Enviado por SinEmbargo.
Desde la Cd., de México. Para
Tenepal de CACCINI
Por Antonio María Calera-Grobet.
SinEmbargo.
Junio 09, 2018. 12:00am.
Apenas a unas horas
de su muerte ya se han publicado centenares de textos biográficos. Foto:
Especial.
La
tristeza. Hoy por la mañana me despertó un mensaje de mi hermano: Anthony
Bourdain había muerto. O mejor dicho, se había quitado la vida. 61 años de rock
and roll culinario, musical, poético, habían llegado a su fin, bajado la pluma,
apagado las cámaras, cerrado la llave amarilla del gas. Ya se lo decía él mismo
en una charla que tuvo con Iggy Pop y que fuera publicada en la revista GQ:
“Tengo un verdadero problema con estar contento. Incluso cuando termino un
libro tengo me llega esa sensación lo mismo de pérdida y tristeza”. También le
dijo a Pop, algo sobre no vivir más de la cuenta: “Estoy esperando en morir
como en una ejecución tipo mafia”.
Y de
alguna manera lo logró por su propia mano. Porque lo que primero me vino a la
cabeza fue que su manera de irse fue en realidad también una firma, un gesto y
hasta una declaración. Como si a alguno de nosotros nos quedara duda de que se
trataba de un punk. Más que muchos fantoches que andan por ahí rondando como
tal. Y luego lo hizo en Francia, en ese altísimo paraíso artificial llamado
Estrasburgo, por qué no, en su cuarto de hotel, por la noche, para ya no
amanecer más. Dicen que su amigo el chef Eric Ripert alertó a todos los
familiares y amigos. Simplemente no le contestaba el teléfono. Me imagino la
escena. Cosa rara (o quizá no tanto, suele ser así), apenas hace unos días
subió a twitter un video en el que bailaba y bebía con Asia Argento y sus
amigos.
Apenas
a unas horas de su muerte ya se han publicado centenares de textos biográficos,
despedidas, editoriales de todo tipo alrededor de su obra. Mucho de ello es
realmente basura. La despedida de CNN, por ejemplo, es un tanto petarda, pero
bueno, qué le vamos a hacer. La traduzco: “Es con extraordinaria tristeza que
podemos confirmar la muerte de nuestro amigo y colega, Anthony Bourdain. Su
amor por las grandes aventuras, nuevos amigos, la comida fina y la bebida y sus
notables reportajes sobre el mundo lo convirtieron en un único contador de
historias”. Si esto es lo que escribe sobre de ti una cadena luego de ganar
Grammys y más de una decena de nominaciones no habría que esperar nada de la
revista que ni te paga o lo hace un año después. La del portal de “El País” en
twitter es una joya del catolicismo y las buenas maneras, tan vomitivas para el
chef de “Les Halles”. Es el culmen del periodismo gazmoño y parece sacado del
siglo XVI. Resumo un par de sus encabezados: “Anthony Bourdain, el “mediático
cocinero que narró los infiernos de su gremio”, se suicida a los 61, el que
“tuvo una juventud disoluta y llena de adicciones”, llega a su “triste final”.
Dicen
algunos medios que la fama le llegó por aquel célebre artículo en New Yorker:
“Don´t eat before reading this”, aparecido el 19 de abril de 1999. Ya lo creo.
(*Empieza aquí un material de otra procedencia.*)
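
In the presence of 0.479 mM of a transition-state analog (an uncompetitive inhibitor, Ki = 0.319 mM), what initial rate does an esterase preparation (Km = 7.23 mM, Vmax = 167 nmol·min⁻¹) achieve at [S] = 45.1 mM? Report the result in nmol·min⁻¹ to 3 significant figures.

62.7 nmol·min⁻¹

α = 1 + [I]/Ki = 1 + 0.479/0.319 = 2.502.
For an uncompetitive inhibitor, both parameters are divided by α, giving Vmax/α and Km/α: Km,app = 2.89 mM, Vmax,app = 66.8 nmol·min⁻¹.
v = Vmax,app·[S]/(Km,app + [S]) = 66.8 × 45.1/(2.89 + 45.1) = 62.7 nmol·min⁻¹.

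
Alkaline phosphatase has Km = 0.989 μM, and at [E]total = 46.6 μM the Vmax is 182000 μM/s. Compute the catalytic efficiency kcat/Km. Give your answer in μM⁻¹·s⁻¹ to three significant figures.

3950 μM⁻¹·s⁻¹

kcat = Vmax/[E]total = 182000/46.6 = 3910 s⁻¹.
kcat/Km = 3910/0.989 = 3950 μM⁻¹·s⁻¹.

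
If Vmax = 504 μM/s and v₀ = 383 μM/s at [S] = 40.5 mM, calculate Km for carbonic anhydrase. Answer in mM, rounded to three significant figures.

12.8 mM

From v = Vmax[S]/(Km+[S]), Km = [S](Vmax − v)/v.
Km = 40.5 × (504 − 383) / 383 = 4900/383 = 12.8 mM.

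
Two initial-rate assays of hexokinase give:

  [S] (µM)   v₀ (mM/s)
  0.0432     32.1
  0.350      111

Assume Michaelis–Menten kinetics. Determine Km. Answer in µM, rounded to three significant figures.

In reciprocal form, 1/v = (Km/Vmax)·(1/[S]) + 1/Vmax. The two points give (1/[S], 1/v) = (23.15, 0.03115) and (2.857, 0.009009).
Slope = (0.03115 − 0.009009)/(23.15 − 2.857) = 0.001091; intercept = 0.03115 − 0.001091×23.15 = 0.005891.
Vmax = 1/intercept = 170 mM/s; Km = slope × Vmax = 0.001091 × 170 = 0.185 µM.

0.185 µM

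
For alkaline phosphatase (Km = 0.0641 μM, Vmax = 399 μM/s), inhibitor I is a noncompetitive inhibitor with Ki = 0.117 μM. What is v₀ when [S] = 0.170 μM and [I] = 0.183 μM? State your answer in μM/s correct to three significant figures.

α = 1 + [I]/Ki = 1 + 0.183/0.117 = 2.564.
For a noncompetitive inhibitor, Vmax is reduced to Vmax/α while Km is unchanged: Km,app = 0.0641 μM, Vmax,app = 156 μM/s.
v = Vmax,app·[S]/(Km,app + [S]) = 156 × 0.170/(0.0641 + 0.170) = 113 μM/s.

113 μM/s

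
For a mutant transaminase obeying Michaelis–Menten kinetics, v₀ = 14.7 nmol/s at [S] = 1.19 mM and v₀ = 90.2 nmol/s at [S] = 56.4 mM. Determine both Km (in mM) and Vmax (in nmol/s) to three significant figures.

From v = Vmax[S]/(Km+[S]), each point gives Vmax = v(Km+[S])/[S].
Equating: 14.7(Km+1.19)/1.19 = 90.2(Km+56.4)/56.4.
12.35·Km + 14.7 = 1.599·Km + 90.2, so (12.35 − 1.599)·Km = 90.2 − 14.7.
Km = 75.50/10.75 = 7.02 mM; then Vmax = 14.7(7.02+1.19)/1.19 = 101 nmol/s.

Km = 7.02 mM; Vmax = 101 nmol/s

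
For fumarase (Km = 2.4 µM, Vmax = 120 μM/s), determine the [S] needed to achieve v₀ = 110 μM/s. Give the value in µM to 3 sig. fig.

26.4 µM

The required fractional saturation is v/Vmax = 110/120 = 0.9167.
Then [S]/(Km+[S]) = 0.9167 ⇒ [S] = 2.4 × 0.9167/(1 − 0.9167) = 26.4 µM.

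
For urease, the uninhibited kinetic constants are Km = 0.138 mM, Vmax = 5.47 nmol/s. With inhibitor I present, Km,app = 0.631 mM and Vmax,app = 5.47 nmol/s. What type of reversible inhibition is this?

Km increases (0.138 → 0.631 mM) while Vmax is unchanged — the hallmark of competitive inhibition.

competitive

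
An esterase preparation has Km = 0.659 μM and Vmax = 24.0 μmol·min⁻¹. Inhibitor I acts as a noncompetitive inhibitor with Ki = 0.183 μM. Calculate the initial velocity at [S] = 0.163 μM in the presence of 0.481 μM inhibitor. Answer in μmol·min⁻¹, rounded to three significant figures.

α = 1 + [I]/Ki = 1 + 0.481/0.183 = 3.628.
For a noncompetitive inhibitor, Vmax is reduced to Vmax/α while Km is unchanged: Km,app = 0.659 μM, Vmax,app = 6.61 μmol·min⁻¹.
v = Vmax,app·[S]/(Km,app + [S]) = 6.61 × 0.163/(0.659 + 0.163) = 1.31 μmol·min⁻¹.

1.31 μmol·min⁻¹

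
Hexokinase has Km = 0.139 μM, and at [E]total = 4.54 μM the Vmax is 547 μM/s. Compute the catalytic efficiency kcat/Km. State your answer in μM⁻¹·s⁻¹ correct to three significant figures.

867 μM⁻¹·s⁻¹

kcat = Vmax/[E]total = 547/4.54 = 120 s⁻¹.
kcat/Km = 120/0.139 = 867 μM⁻¹·s⁻¹.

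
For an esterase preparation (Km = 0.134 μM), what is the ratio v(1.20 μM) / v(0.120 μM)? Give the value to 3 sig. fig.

Since Vmax cancels, v₂/v₁ = [S]₂(Km+[S]₁) / [S]₁(Km+[S]₂).
= 1.20×(0.134+0.120) / (0.120×(0.134+1.20)) = 0.3048/0.1601 = 1.90.

1.90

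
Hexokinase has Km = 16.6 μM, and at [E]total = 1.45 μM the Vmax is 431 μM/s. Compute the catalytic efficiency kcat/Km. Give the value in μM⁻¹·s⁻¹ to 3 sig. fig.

kcat = Vmax/[E]total = 431/1.45 = 297 s⁻¹.
kcat/Km = 297/16.6 = 17.9 μM⁻¹·s⁻¹.

17.9 μM⁻¹·s⁻¹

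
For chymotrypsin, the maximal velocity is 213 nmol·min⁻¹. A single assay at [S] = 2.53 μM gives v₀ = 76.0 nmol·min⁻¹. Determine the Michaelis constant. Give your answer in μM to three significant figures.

v/Vmax = 76.0/213 = 0.3568 = [S]/(Km+[S]).
So Km + [S] = [S]/0.3568 = 7.091 μM, giving Km = 7.091 − 2.53 = 4.56 μM.

4.56 μM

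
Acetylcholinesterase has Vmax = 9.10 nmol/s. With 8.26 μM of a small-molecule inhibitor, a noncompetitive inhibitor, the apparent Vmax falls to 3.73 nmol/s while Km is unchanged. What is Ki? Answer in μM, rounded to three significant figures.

5.74 μM

Noncompetitive: Vmax,app = Vmax/α with α = 1 + [I]/Ki.
α = Vmax/Vmax,app = 9.10/3.73 = 2.440.
Ki = [I]/(α − 1) = 8.26/1.440 = 5.74 μM.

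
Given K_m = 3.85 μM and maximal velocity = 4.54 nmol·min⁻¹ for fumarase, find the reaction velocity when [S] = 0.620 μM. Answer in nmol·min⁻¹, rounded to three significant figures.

0.630 nmol·min⁻¹

v = Vmax·[S]/(Km + [S]) = 4.54 × 0.620 / (3.85 + 0.620)
  = 2.815 / 4.470 = 0.630 nmol·min⁻¹.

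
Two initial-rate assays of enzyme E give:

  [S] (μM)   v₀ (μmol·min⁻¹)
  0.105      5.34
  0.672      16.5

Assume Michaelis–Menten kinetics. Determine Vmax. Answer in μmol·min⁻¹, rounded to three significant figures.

26.9 μmol·min⁻¹

From v = Vmax[S]/(Km+[S]), each point gives Vmax = v(Km+[S])/[S].
Equating: 5.34(Km+0.105)/0.105 = 16.5(Km+0.672)/0.672.
50.86·Km + 5.34 = 24.55·Km + 16.5, so (50.86 − 24.55)·Km = 16.5 − 5.34.
Km = 11.16/26.30 = 0.424 μM; then Vmax = 5.34(0.424+0.105)/0.105 = 26.9 μmol·min⁻¹.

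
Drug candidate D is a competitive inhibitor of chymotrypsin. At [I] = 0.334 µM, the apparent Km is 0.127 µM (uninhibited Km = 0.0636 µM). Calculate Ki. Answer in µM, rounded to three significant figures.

0.335 µM

Competitive: Km,app = α·Km with α = 1 + [I]/Ki.
α = Km,app/Km = 0.127/0.0636 = 1.997.
Ki = [I]/(α − 1) = 0.334/0.9969 = 0.335 µM.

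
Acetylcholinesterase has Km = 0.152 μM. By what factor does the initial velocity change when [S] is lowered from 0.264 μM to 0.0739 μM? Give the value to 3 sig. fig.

Since Vmax cancels, v₂/v₁ = [S]₂(Km+[S]₁) / [S]₁(Km+[S]₂).
= 0.0739×(0.152+0.264) / (0.264×(0.152+0.0739)) = 0.03074/0.05964 = 0.515.

0.515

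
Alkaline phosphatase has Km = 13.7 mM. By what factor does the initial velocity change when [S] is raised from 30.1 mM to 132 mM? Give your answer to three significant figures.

Since Vmax cancels, v₂/v₁ = [S]₂(Km+[S]₁) / [S]₁(Km+[S]₂).
= 132×(13.7+30.1) / (30.1×(13.7+132)) = 5782/4386 = 1.32.

1.32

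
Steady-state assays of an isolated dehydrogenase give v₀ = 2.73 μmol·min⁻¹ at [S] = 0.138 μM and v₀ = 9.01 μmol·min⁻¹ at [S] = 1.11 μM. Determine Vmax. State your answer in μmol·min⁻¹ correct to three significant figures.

In reciprocal form, 1/v = (Km/Vmax)·(1/[S]) + 1/Vmax. The two points give (1/[S], 1/v) = (7.246, 0.3663) and (0.9009, 0.1110).
Slope = (0.3663 − 0.1110)/(7.246 − 0.9009) = 0.04024; intercept = 0.3663 − 0.04024×7.246 = 0.07474.
Vmax = 1/intercept = 13.4 μmol·min⁻¹; Km = slope × Vmax = 0.04024 × 13.4 = 0.538 μM.

13.4 μmol·min⁻¹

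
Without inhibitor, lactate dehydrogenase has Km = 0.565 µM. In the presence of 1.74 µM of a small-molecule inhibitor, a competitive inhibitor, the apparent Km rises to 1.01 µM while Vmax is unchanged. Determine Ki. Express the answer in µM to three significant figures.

Competitive: Km,app = α·Km with α = 1 + [I]/Ki.
α = Km,app/Km = 1.01/0.565 = 1.788.
Ki = [I]/(α − 1) = 1.74/0.7876 = 2.21 µM.

2.21 µM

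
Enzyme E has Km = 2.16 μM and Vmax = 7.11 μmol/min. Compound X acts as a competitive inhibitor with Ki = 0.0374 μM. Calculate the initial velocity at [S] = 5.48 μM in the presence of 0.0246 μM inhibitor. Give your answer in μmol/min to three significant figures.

With α = 1 + [I]/Ki = 1 + 0.0246/0.0374 = 1.658, the competitive rate law is v = Vmax[S] / (αKm + [S]).
v = 7.11×5.48 / (1.658×2.16 + 5.48) = 38.96/9.061 = 4.30 μmol/min.

4.30 μmol/min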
De alguna manera ese cúmulo de anécdotas y mañas del mundo de los cocineros
resume la energía guardada en “Kitchen Confidential”, ese primer libro de
memorias que le cambió, ya lo dijera él en varias entrevistas, drásticamente la
vida. Yo lo leí por el año 2005. Dayna Valtierra, la cocinera en jefe en esos
momentos de Hostería La Bota, lo leía sobre la barra. Lo titularon
“Confidencias de un chef” (2001, RBA, Barcelona). En la portada estaba ahí
Bourdain con sus amigos, recargado sobre la pared, de mandiles, y con un
cuchillo para destazar canales atado a la cintura. Recuerdo que lo leí en dos
sentadas, ahí en la misma barra, en tiempos muertos. Todos lo leímos en el bar.
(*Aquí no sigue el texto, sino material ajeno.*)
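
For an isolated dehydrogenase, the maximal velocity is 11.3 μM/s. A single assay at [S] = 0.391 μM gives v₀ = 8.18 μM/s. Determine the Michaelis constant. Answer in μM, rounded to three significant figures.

From v = Vmax[S]/(Km+[S]), Km = [S](Vmax − v)/v.
Km = 0.391 × (11.3 − 8.18) / 8.18 = 1.220/8.18 = 0.149 μM.

0.149 μM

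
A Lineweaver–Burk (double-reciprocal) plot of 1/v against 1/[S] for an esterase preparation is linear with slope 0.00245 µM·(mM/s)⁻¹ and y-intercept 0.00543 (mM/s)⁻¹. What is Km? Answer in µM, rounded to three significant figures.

0.451 µM

y-intercept = 1/Vmax ⇒ Vmax = 184 mM/s; slope = Km/Vmax ⇒ Km = slope × Vmax.
Km = 0.00245 × 184 = 0.451 µM.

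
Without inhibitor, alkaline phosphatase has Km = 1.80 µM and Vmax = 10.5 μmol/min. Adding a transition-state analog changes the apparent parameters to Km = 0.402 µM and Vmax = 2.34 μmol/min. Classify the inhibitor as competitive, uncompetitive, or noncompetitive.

Both Km and Vmax decrease by the same factor (~4.48-fold) — characteristic of uncompetitive inhibition.

uncompetitive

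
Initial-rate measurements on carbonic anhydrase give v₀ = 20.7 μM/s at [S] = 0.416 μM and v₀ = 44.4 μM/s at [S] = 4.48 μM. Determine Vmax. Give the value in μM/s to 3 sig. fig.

From v = Vmax[S]/(Km+[S]), each point gives Vmax = v(Km+[S])/[S].
Equating: 20.7(Km+0.416)/0.416 = 44.4(Km+4.48)/4.48.
49.76·Km + 20.7 = 9.911·Km + 44.4, so (49.76 − 9.911)·Km = 44.4 − 20.7.
Km = 23.70/39.85 = 0.595 μM; then Vmax = 20.7(0.595+0.416)/0.416 = 50.3 μM/s.

50.3 μM/s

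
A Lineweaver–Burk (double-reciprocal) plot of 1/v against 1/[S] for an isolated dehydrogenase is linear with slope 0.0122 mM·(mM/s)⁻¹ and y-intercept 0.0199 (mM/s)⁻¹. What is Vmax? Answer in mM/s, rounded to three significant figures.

The y-intercept of a Lineweaver–Burk plot equals 1/Vmax, so Vmax = 1/0.0199 = 50.3 mM/s.

50.3 mM/s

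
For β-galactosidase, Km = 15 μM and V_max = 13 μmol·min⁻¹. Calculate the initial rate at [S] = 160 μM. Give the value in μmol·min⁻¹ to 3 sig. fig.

11.9 μmol·min⁻¹

v = Vmax·[S]/(Km + [S]) = 13 × 160 / (15 + 160)
  = 2080 / 175.0 = 11.9 μmol·min⁻¹.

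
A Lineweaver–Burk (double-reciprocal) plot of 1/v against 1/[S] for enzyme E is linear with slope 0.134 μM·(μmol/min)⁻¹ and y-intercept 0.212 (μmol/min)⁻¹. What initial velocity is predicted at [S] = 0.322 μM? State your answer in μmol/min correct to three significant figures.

1.59 μmol/min

The y-intercept is 1/Vmax, so Vmax = 1/0.212 = 4.72 μmol/min.
The slope is Km/Vmax, so Km = 0.134 × 4.72 = 0.632 μM.
Then v = 4.72 × 0.322/(0.632 + 0.322) = 1.59 μmol/min.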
Y lo platicamos. 286 páginas de frenesí y nostalgia por una forma de ver el
mundo, un Nueva York ya ido, por los amigos de la cocina ya idos también, gente
y vivencias que se pierden entre el humo de los calderos. Traía mucha pimienta
ese libro. Estaba realmente lleno de sangre y sudor, sueños por cocinar,
viajar, decir sus cosas y estupendamente bien escrito. Lo leí en un par de sentadas
ahí mismo en el restaurante, apuntando, más que en notas al margen, en la
memoria, todo lo que ahí contaba, y que parecía yo mismo estaba viviendo o
estaba por vivir, en el mundo de la cocina. Al terminarlo, me pareció de una
luz absolutamente conmovedora. Por honesto. Por irse por dentro y no por lo que
las letras le hubieran marcado. Era un fumet de Bourdain, una de sus cassoulet.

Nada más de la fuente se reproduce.